If the above line is used when Obj has not been previously declared, there will be a runtime error, and the script will stop!
For example this Javascript will not evaluate at all:
(function() {
Obj = Obj || "no Obj"; // error since Obj is undeclared JS cannot read from
alert(Obj); // an undeclared variable. (declared variables CAN
})(); // be undefined.... for example "var Obj;" creates
// a declared but undefined variable. JS CAN try
// and read a declared but undefined variable)
jsFiddle example
But this Javascript will always set Obj to "no Obj"!
var Obj ="I'm here!";
(function() {
var Obj = Obj || "no Obj"; // Obj becomes undefined after "var Obj"...
alert(Obj); // Output: "no Obj"
})();
jsFiddle example
So using this type of short circuit evaluation in Javascript is dangerous, since you can usually only use it in the form
Obj = Obj || {};
Which will fail precisely when you would most want it to work... in the case where Obj is undeclared.
Note: I mention this in the comments of the penultimate example, but it's important to understand the 2 reasons that a variable can be undefined in Javascript.
A variable can be undefined because it was never declared.
A variable can be undefined because it was declared but has not had a value assigned to it.
A variable can be declared using the var keyword. Assigning a value to an undeclared variable creates the variable.
Trying to use an undefined variable that is also undeclared causes a runtime error. Using an undefined variable that has been declared is perfectly legal. This difference is what makes using Obj = Obj || {}; so tricky, since there is no meaningful form of the previous statement if Obj is either undeclared OR it is a previously existing variable.
The mechanics are a bit unusual: Unlike most languages, JavaScript's || operator does not return true or false. Instead, it returns the first "truthy" value or the right-hand value. So for instance:
alert("a" || "b"); // alerts "a", because non-blank strings are "truthy"
alert(undefined || "b") // alerts "b", because undefined is falsey
alert(undefined || false || 0); // alerts "0", because while all are falsy, 0 is rightmost
More in this blog post.
As Darin said, your var Obj = Obj || {}; is probably not a literal quote, more likely something like this:
function foo(param) {
param = param || {};
}
...which means, "if the caller didn't give me something truthy for param, use an object."
var Obj = Obj || {};
I think that the var here is not necessary. It should be:
Obj = Obj || {};
Where Obj is defined elsewhere. This will simply assign Obj to an empty object if it is null or leave as is of not. You might also leave the var keyword in which case it will ensure that the object is declared even if it wasn't before this statement.
Same for the array: if it is null it will assign it to an empty array.

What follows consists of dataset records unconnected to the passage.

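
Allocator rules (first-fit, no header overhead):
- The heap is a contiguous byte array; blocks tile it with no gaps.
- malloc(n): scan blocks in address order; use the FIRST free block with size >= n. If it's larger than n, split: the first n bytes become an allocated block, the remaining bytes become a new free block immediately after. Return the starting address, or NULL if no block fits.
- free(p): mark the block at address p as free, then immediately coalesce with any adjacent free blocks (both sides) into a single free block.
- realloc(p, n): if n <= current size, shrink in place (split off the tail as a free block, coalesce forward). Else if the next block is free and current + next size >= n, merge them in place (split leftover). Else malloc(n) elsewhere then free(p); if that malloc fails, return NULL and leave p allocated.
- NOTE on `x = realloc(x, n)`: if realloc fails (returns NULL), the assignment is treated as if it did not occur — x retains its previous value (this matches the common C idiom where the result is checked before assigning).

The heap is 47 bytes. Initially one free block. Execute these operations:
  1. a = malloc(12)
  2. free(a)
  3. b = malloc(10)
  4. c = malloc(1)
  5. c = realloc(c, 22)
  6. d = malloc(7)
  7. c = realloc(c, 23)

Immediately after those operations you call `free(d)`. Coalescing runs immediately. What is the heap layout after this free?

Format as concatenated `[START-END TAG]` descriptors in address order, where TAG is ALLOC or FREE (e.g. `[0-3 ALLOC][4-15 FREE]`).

Answer: [0-9 ALLOC][10-31 ALLOC][32-46 FREE]

Derivation:
Op 1: a = malloc(12) -> a = 0; heap: [0-11 ALLOC][12-46 FREE]
Op 2: free(a) -> (freed a); heap: [0-46 FREE]
Op 3: b = malloc(10) -> b = 0; heap: [0-9 ALLOC][10-46 FREE]
Op 4: c = malloc(1) -> c = 10; heap: [0-9 ALLOC][10-10 ALLOC][11-46 FREE]
Op 5: c = realloc(c, 22) -> c = 10; heap: [0-9 ALLOC][10-31 ALLOC][32-46 FREE]
Op 6: d = malloc(7) -> d = 32; heap: [0-9 ALLOC][10-31 ALLOC][32-38 ALLOC][39-46 FREE]
Op 7: c = realloc(c, 23) -> NULL (c unchanged); heap: [0-9 ALLOC][10-31 ALLOC][32-38 ALLOC][39-46 FREE]
free(d): d = 32 -> block [32-38 ALLOC]; mark free, coalesce with adjacent free neighbors -> [0-9 ALLOC][10-31 ALLOC][32-46 FREE]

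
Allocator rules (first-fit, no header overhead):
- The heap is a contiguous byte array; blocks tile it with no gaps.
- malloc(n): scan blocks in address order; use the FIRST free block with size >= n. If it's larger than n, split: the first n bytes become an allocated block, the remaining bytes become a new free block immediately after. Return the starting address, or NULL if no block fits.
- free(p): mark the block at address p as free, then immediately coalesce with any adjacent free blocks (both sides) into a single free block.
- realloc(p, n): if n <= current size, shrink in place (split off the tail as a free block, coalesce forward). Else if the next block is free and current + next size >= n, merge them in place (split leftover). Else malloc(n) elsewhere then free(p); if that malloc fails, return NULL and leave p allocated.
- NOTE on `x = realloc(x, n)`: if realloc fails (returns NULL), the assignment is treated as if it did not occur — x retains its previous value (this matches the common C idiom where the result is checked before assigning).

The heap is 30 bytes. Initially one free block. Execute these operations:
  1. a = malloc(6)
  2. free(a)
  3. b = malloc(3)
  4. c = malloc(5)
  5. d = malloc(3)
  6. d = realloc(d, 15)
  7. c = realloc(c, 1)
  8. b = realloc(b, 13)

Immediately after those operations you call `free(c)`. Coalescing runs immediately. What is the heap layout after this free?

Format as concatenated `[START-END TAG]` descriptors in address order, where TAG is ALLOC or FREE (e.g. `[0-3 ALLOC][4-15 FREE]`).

Answer: [0-2 ALLOC][3-7 FREE][8-22 ALLOC][23-29 FREE]

Derivation:
Op 1: a = malloc(6) -> a = 0; heap: [0-5 ALLOC][6-29 FREE]
Op 2: free(a) -> (freed a); heap: [0-29 FREE]
Op 3: b = malloc(3) -> b = 0; heap: [0-2 ALLOC][3-29 FREE]
Op 4: c = malloc(5) -> c = 3; heap: [0-2 ALLOC][3-7 ALLOC][8-29 FREE]
Op 5: d = malloc(3) -> d = 8; heap: [0-2 ALLOC][3-7 ALLOC][8-10 ALLOC][11-29 FREE]
Op 6: d = realloc(d, 15) -> d = 8; heap: [0-2 ALLOC][3-7 ALLOC][8-22 ALLOC][23-29 FREE]
Op 7: c = realloc(c, 1) -> c = 3; heap: [0-2 ALLOC][3-3 ALLOC][4-7 FREE][8-22 ALLOC][23-29 FREE]
Op 8: b = realloc(b, 13) -> NULL (b unchanged); heap: [0-2 ALLOC][3-3 ALLOC][4-7 FREE][8-22 ALLOC][23-29 FREE]
free(c): c = 3 -> block [3-3 ALLOC]; mark free, coalesce with adjacent free neighbors -> [0-2 ALLOC][3-7 FREE][8-22 ALLOC][23-29 FREE]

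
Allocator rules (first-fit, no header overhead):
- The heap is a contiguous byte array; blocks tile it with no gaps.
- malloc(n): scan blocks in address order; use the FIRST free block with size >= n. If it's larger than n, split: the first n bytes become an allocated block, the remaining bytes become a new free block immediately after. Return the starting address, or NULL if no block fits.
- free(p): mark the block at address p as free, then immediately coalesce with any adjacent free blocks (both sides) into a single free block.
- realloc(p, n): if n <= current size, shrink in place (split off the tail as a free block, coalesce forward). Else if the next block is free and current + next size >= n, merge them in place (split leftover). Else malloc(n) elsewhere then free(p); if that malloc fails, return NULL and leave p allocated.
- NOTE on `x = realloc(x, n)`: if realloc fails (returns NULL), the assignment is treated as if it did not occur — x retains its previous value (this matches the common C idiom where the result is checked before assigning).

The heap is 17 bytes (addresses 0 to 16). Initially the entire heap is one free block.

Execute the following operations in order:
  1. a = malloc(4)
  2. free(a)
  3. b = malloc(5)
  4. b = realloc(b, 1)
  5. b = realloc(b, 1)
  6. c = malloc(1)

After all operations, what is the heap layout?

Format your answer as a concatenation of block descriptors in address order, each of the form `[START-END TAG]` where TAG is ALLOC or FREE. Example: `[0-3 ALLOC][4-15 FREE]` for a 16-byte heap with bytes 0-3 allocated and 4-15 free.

Op 1: a = malloc(4) -> a = 0; heap: [0-3 ALLOC][4-16 FREE]
Op 2: free(a) -> (freed a); heap: [0-16 FREE]
Op 3: b = malloc(5) -> b = 0; heap: [0-4 ALLOC][5-16 FREE]
Op 4: b = realloc(b, 1) -> b = 0; heap: [0-0 ALLOC][1-16 FREE]
Op 5: b = realloc(b, 1) -> b = 0; heap: [0-0 ALLOC][1-16 FREE]
Op 6: c = malloc(1) -> c = 1; heap: [0-0 ALLOC][1-1 ALLOC][2-16 FREE]

Answer: [0-0 ALLOC][1-1 ALLOC][2-16 FREE]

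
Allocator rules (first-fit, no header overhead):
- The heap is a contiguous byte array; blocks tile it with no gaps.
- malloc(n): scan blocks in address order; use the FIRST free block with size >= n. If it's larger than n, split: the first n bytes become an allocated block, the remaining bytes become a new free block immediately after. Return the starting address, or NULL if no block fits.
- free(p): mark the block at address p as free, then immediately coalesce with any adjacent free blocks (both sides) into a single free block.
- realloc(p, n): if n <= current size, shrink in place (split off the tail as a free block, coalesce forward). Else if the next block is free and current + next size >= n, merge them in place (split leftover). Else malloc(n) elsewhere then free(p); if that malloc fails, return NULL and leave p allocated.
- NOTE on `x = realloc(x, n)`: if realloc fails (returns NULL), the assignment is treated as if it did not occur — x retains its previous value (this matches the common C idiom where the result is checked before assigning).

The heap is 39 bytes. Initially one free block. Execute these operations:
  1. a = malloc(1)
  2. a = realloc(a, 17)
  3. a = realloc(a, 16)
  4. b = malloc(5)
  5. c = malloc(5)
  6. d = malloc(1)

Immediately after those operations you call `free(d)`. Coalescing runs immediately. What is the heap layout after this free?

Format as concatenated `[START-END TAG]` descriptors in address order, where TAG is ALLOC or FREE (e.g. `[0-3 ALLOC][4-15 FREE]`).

Answer: [0-15 ALLOC][16-20 ALLOC][21-25 ALLOC][26-38 FREE]

Derivation:
Op 1: a = malloc(1) -> a = 0; heap: [0-0 ALLOC][1-38 FREE]
Op 2: a = realloc(a, 17) -> a = 0; heap: [0-16 ALLOC][17-38 FREE]
Op 3: a = realloc(a, 16) -> a = 0; heap: [0-15 ALLOC][16-38 FREE]
Op 4: b = malloc(5) -> b = 16; heap: [0-15 ALLOC][16-20 ALLOC][21-38 FREE]
Op 5: c = malloc(5) -> c = 21; heap: [0-15 ALLOC][16-20 ALLOC][21-25 ALLOC][26-38 FREE]
Op 6: d = malloc(1) -> d = 26; heap: [0-15 ALLOC][16-20 ALLOC][21-25 ALLOC][26-26 ALLOC][27-38 FREE]
free(d): d = 26 -> block [26-26 ALLOC]; mark free, coalesce with adjacent free neighbors -> [0-15 ALLOC][16-20 ALLOC][21-25 ALLOC][26-38 FREE]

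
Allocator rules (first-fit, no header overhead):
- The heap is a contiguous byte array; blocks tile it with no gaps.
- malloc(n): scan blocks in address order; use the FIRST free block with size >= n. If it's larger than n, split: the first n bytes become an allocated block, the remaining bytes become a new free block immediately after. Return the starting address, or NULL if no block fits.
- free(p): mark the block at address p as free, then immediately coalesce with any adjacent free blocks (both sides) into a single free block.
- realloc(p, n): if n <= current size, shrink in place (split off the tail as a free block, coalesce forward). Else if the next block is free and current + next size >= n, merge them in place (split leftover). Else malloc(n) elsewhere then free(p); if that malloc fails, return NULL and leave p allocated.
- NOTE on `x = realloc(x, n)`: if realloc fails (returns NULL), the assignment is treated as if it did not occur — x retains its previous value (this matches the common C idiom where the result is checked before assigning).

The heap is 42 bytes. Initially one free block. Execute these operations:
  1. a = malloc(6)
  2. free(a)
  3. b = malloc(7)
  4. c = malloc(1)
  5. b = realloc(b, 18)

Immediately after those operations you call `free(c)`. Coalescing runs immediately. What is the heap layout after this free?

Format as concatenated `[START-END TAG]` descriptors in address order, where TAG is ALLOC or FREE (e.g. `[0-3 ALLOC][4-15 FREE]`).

Answer: [0-7 FREE][8-25 ALLOC][26-41 FREE]

Derivation:
Op 1: a = malloc(6) -> a = 0; heap: [0-5 ALLOC][6-41 FREE]
Op 2: free(a) -> (freed a); heap: [0-41 FREE]
Op 3: b = malloc(7) -> b = 0; heap: [0-6 ALLOC][7-41 FREE]
Op 4: c = malloc(1) -> c = 7; heap: [0-6 ALLOC][7-7 ALLOC][8-41 FREE]
Op 5: b = realloc(b, 18) -> b = 8; heap: [0-6 FREE][7-7 ALLOC][8-25 ALLOC][26-41 FREE]
free(c): c = 7 -> block [7-7 ALLOC]; mark free, coalesce with adjacent free neighbors -> [0-7 FREE][8-25 ALLOC][26-41 FREE]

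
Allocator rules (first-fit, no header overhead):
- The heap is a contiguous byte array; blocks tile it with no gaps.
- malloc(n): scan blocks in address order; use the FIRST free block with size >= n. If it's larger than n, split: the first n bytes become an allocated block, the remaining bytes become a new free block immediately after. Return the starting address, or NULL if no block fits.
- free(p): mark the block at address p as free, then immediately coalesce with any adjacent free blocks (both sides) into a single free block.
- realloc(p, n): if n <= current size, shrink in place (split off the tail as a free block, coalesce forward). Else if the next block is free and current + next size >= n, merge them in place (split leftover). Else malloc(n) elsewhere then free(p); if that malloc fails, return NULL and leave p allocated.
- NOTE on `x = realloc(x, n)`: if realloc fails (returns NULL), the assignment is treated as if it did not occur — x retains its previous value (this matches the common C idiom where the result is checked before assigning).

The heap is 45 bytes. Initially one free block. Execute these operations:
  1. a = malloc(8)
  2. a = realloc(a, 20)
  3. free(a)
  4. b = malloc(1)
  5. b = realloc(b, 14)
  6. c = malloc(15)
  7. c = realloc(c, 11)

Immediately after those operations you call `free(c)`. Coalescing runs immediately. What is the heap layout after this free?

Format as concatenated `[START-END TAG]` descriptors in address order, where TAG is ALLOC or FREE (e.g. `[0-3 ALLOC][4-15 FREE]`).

Op 1: a = malloc(8) -> a = 0; heap: [0-7 ALLOC][8-44 FREE]
Op 2: a = realloc(a, 20) -> a = 0; heap: [0-19 ALLOC][20-44 FREE]
Op 3: free(a) -> (freed a); heap: [0-44 FREE]
Op 4: b = malloc(1) -> b = 0; heap: [0-0 ALLOC][1-44 FREE]
Op 5: b = realloc(b, 14) -> b = 0; heap: [0-13 ALLOC][14-44 FREE]
Op 6: c = malloc(15) -> c = 14; heap: [0-13 ALLOC][14-28 ALLOC][29-44 FREE]
Op 7: c = realloc(c, 11) -> c = 14; heap: [0-13 ALLOC][14-24 ALLOC][25-44 FREE]
free(c): c = 14 -> block [14-24 ALLOC]; mark free, coalesce with adjacent free neighbors -> [0-13 ALLOC][14-44 FREE]

Answer: [0-13 ALLOC][14-44 FREE]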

The key to understanding this syntax is that the result of a boolean or (or and) expression in JavaScript is the last-evaluated component. As has been pointed out by other commenters, JavaScript's shortcircuiting is being used along with this feature to conditionally set the value of array or Obj.
Obj = Obj || {};
This means Obj is set to the value of the expression Obj || {}. If Obj is "true", meaning it evaluates to true (for an object, this means it exists), the result of the expression is Obj, because the expression short-circuits. However, if Obj is "false" (non-existent), the second part of the expression must be evaluated. Therefore, in that case, the value of the expression is {}.